Alan Mowbray was born in London, England. He served with distinction in the British Armyin World War I, being awarded the Military Medal and the French Croix de Guerre for bravery in action. He applied for transfer to the Royal Air Force, which was granted just six days before the war ended. This placed him in London on Armistice Day. His service came to an end when the Royal Air Force wanted another seven years from him
Mowbray began his stage career in London in 1922, as an actor and stage manager. In 1923 he arrived in the United States and was soon acting with New York stock companies. He debuted on Broadway in The Sport of Kings (1926); in 1929 he wrote, directed and starred in the unsuccessful Dinner Is Served.
Mowbray made his film debut in God’s Gift to Women (1931) playing a butler, a role in which he was thereafter often cast. In a contemporary pulp magazine story, Raymond Chandler lampooned Mowbray’s distinctive clipped speech in these roles: a butler is described as having “a wing collar and an accent like Alan Mowbray.”
Mowbray appeared in five more pictures in 1931, notably portraying George Washington in Alexander Hamilton. In 1935, he played one of the male leads in Becky Sharp, the first feature-length film in full-colour Technicolor, as well as playing the lead in the farcical Night Life of the Gods, based on a Thorne Smith novel. It was for another Thorne Smith–derived film, Topper (1937), that Mowbray may be best remembered; he played Topper’s butler Wilkins, a role he reprised the following year in Topper Takes a Trip. Throughout the 1930s and 1940s, Mowbray worked steadily, appearing in over 120 films including the Oscar-nominated My Man Godfrey (1937).
In the 1950s, Mowbray’s film roles decreased, and he began to appear on television. He played the title role in the DuMont TV series Colonel Humphrey Flack, which first aired in 1953–54 and was revived in 1958–59. In the 1954–55 television season, Mowbray played Mr. Swift, the drama coach of the character Mickey Mulligan, in NBC’s short-lived The Mickey Rooney Show: Hey, Mulligan. He portrayed the character Stewart Styles, a maitre d with a checkered past in the 1960-1961 adventure/drama series Dante, reprising a role he had originally played in several episodes of Four Star Theatre. Mowbray appeared in the titular role as a crooked astrologer in the 1959 episode “The Misfortune Teller” of the Maverick television series starring James Garner and Kathleen Crowley, and as Cranshaw in the episode “Quite a Woman” of the 1961 series The Investigators starring James Franciscus.
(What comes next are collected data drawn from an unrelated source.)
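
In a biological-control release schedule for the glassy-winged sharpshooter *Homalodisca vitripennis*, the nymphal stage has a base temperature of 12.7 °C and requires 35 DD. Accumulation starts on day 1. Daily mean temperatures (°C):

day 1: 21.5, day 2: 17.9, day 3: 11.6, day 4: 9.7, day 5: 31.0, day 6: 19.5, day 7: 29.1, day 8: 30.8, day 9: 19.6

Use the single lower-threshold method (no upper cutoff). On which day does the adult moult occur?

Daily DD above 12.7 °C: 8.8, 5.2, 0.0, 0.0, 18.3, 6.8, 16.4, 18.1, 6.9.
Cumulative: 8.8, 14.0, 14.0, 14.0, 32.3, 39.1, 55.5, 73.6, 80.5.
The total first reaches 35 DD on day 6.

day 6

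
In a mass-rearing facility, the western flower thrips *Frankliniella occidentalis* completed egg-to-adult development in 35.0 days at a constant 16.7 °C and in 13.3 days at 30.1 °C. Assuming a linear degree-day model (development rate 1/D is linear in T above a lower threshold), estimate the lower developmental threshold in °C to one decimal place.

Under the model K = D·(T − T_b), so D₁·(T₁ − T_b) = D₂·(T₂ − T_b).
35.0·(16.7 − T_b) = 13.3·(30.1 − T_b)
T_b = (35.0·16.7 − 13.3·30.1) / (35.0 − 13.3) = 184.17 / 21.7 = 8.487 °C ≈ 8.5 °C.

8.5 °C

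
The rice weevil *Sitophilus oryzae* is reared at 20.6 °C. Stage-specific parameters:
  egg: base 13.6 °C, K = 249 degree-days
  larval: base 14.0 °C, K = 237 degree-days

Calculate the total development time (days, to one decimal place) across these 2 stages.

egg: 249 / (20.6 − 13.6) = 249 / 7.0 = 35.571 d.
larval: 237 / (20.6 − 14.0) = 237 / 6.6 = 35.909 d.
Sum = 71.481 ≈ 71.5 days.

71.5 days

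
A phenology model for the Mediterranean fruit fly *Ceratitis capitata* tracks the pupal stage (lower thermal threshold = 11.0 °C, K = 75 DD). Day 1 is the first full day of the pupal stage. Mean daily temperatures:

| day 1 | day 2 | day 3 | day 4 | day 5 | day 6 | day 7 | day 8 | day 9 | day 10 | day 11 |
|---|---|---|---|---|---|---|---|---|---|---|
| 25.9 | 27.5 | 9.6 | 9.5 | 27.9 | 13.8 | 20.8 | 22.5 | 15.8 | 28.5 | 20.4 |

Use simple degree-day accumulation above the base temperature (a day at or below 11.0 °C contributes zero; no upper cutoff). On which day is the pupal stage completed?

Daily DD above 11.0 °C: 14.9, 16.5, 0.0, 0.0, 16.9, 2.8, 9.8, 11.5, 4.8, 17.5, 9.4.
Cumulative: 14.9, 31.4, 31.4, 31.4, 48.3, 51.1, 60.9, 72.4, 77.2, 94.7, 104.1.
The total first reaches 75 DD on day 9.

day 9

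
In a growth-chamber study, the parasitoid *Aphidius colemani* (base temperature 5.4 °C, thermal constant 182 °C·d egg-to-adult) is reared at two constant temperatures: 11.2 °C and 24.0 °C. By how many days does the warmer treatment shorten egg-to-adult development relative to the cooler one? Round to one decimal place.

At 11.2 °C: 182 / (11.2 − 5.4) = 182 / 5.8 = 31.379 d.
At 24.0 °C: 182 / (24.0 − 5.4) = 182 / 18.6 = 9.785 d.
Difference = |31.379 − 9.785| = 21.594 ≈ 21.6 days.

21.6 days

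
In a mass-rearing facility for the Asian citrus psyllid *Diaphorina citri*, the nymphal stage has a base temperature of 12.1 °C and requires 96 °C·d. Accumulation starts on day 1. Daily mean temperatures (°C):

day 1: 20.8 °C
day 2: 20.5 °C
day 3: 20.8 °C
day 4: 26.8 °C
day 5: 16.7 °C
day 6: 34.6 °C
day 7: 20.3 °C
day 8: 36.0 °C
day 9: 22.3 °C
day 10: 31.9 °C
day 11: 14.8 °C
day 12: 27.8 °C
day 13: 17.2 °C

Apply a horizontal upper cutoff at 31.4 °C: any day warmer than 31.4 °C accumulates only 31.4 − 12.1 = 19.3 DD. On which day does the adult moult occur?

day 9

Daily DD above 12.1 °C (capped at 19.3): 8.7, 8.4, 8.7, 14.7, 4.6, 19.3, 8.2, 19.3, 10.2, 19.3, 2.7, 15.7, 5.1.
Cumulative: 8.7, 17.1, 25.8, 40.5, 45.1, 64.4, 72.6, 91.9, 102.1, 121.4, 124.1, 139.8, 144.9.
The total first reaches 96 DD on day 9.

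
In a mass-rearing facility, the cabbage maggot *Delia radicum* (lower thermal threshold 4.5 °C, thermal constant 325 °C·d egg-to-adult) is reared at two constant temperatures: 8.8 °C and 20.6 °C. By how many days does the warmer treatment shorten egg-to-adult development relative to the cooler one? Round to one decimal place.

At 8.8 °C: 325 / (8.8 − 4.5) = 325 / 4.3 = 75.581 d.
At 20.6 °C: 325 / (20.6 − 4.5) = 325 / 16.1 = 20.186 d.
Difference = |75.581 − 20.186| = 55.395 ≈ 55.4 days.

55.4 days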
In 1956, Mowbray appeared in three major films, The King and I, The Man Who Knew Too Much and Around the World in 80 Days.[5] His final film role was as Captain Norcross in A Majority of One in 1961. In 1963, he returned to Broadway in the successful comedy Enter Laughing, playing Marlowe, the unscrupulous mentor to David Kolowitz (played by Alan Arkin).
Mowbray was a founding member of the Screen Actors Guild in 1933, writing a personal check to fund the group’s incorporation and serving as the first vice president.
Mowbray married Lorraine Carpenter in 1927. Together they had two children, including daughter Patricia, who, at age 28 married her father’s friend, 70-year-old Canadian actor Douglass Dumbrille, in 1960.[7]
Unusually for a Hollywood star, Mowbray was less of a fan of seeing himself on the screen, but enjoyed working behind the scenes. In addition to helping found the Screen Actors Guild,[8] he was among the founders of the Hollywood Cricket Club. He was a prominent early member of the Masquers Club, and donated to the group’s long-time clubhouse at 1765 N. Sycamore Street in Hollywood. He also was a founder of the British United Services Club,[9] a club for ex British Military members in Hollywood that met at the Masquers.
Mowbray cooperated heavily with the FBI in the investigation of Japanese Spy Frederick Rutland, keeping it secret for the rest of his life, even though he ironically played a spy in the original The_Man_from_U.N.C.L.E.
Mowbray died of a heart attack in 1969 in Hollywood, survived by his wife and children. His body is interred in the Holy Cross Cemetery in Culver City, California.